A Nantes, blocage dans le calme
« Fac en grève » : un grand écriteau barre le hall de la faculté de lettres de Nantes, transformé depuis quatre semaines en campement de base du mouvement anti-CPE. Un campement étrangement vide : A 17h30 lundi, les bloqueurs sont déjà rentrés chez eux, et la journée se termine dans la tranquillité. Le calme avant la tempête du lendemain ? On est bien loin des images d’altercations entre bloqueurs et anti-bloqueurs de certaines villes. Ici, on organise la contestation dans une ambiance bon enfant, sans tensions apparentes, ni confrontation directe. Un coin « café-info » permet de se tenir au courant et de débattre des actions en cours, et sur un mur, entre diverses bannières bariolées, trône un « tableau libre expression », où chacun est invité à écrire son humeur du jour. Là, les « contre la précarité mobilisons-nous » côtoient les « ras le cul du blocus ».

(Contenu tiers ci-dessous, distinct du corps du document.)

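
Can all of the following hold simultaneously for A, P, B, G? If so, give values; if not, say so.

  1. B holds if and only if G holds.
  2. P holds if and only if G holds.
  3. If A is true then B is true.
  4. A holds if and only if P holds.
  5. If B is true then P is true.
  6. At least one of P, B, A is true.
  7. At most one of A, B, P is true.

Case A = True:
  (3) with A=T forces B = True.
  Constraint (7) is violated (A=T, B=T) — contradiction.
Case A = False:
  (4) with A=F forces P = False.
  (2) with P=F forces G = False.
  (1) with G=F forces B = False.
  Constraint (6) is violated (P=F, B=F, A=F) — contradiction.
Both cases fail — unsatisfiable.

No satisfying assignment exists.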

A Nantes, on se défend de prendre les étudiants en otage. La bibliothèque universitaire reste ouverte pour permettre à ceux qui le souhaitent de travailler, et les étudiants du CAPES ou de l’agrégation sont autorisés à aller en cours pour préparer leurs épreuves. Et puis, comme l’explique Jessica, en deuxième année d’histoire, « on est en fac, pas en prépa, on peut aller lire des bouquins, les profs sont sur le campus, corrigent des copies… »

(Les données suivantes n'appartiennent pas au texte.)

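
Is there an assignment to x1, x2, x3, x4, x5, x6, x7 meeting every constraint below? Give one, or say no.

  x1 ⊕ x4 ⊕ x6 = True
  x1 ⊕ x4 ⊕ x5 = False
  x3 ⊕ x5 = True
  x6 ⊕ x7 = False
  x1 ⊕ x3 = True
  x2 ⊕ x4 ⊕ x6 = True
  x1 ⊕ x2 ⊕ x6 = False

x1 = True, x2 = True, x3 = False, x4 = False, x5 = True, x6 = False, x7 = False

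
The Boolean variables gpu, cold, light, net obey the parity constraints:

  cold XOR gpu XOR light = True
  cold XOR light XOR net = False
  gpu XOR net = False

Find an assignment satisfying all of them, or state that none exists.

Adding constraints 1, 2, 3 mod 2: every variable appears an even number of times on the left, so the left side is 0.
But the right sides sum to 1 (mod 2). 0 ≠ 1 — the system is inconsistent.

Unsatisfiable — no assignment works.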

En sciences sociales, on est plus nombreux et plus revendicatifs. Plus organisés aussi : dans le cube de béton gris du département de socio, c’est un véritable campus dans le campus qui s’est installé : salles de discussions, chambres et même une douche de fortune ont été mis en place par les étudiants, répartis dans différentes commissions, avec un seul mot d’ordre : « autogestion ». « Ici, il n’y a pas de leader », insistent les occupants. AG, discussions autour d’un café gratuit, préparation des actions à venir, débats : pas le temps de s’ennuyer ; au programme ce soir, deux conférences : « la précarité dans l’emploi », « manifestations et répression policière », et un décryptage de la couverture médiatique des actions anti-CPE.
La petite trentaine d’irréductibles ayant décidé d’occuper les lieux de jour comme de nuit partage la même détermination. Pierrot, un trentenaire venu « rallier la cause de la jeunesse », dort ici depuis trois semaines, comme en témoignent l’état de son T-shirt et de ses dreadlocks. Remonté, il refuse que ce soit les jeunes qui, encore une fois « paient la note » et tire à boulets rouges sur le gouvernement de Dominique de Villepin, dont il réclame la démission. Il s’insurge aussi contre le comportement des forces de l’ordre depuis le début des événements, est persuadé que les renseignements généraux ont infiltré les occupants et s’insurge contre l’intervention de la police il y a quelques jours pour empêcher le blocage d’un collège nantais : « A quand la maternelle sous les matraques ? », tempête-t-il en conclusion.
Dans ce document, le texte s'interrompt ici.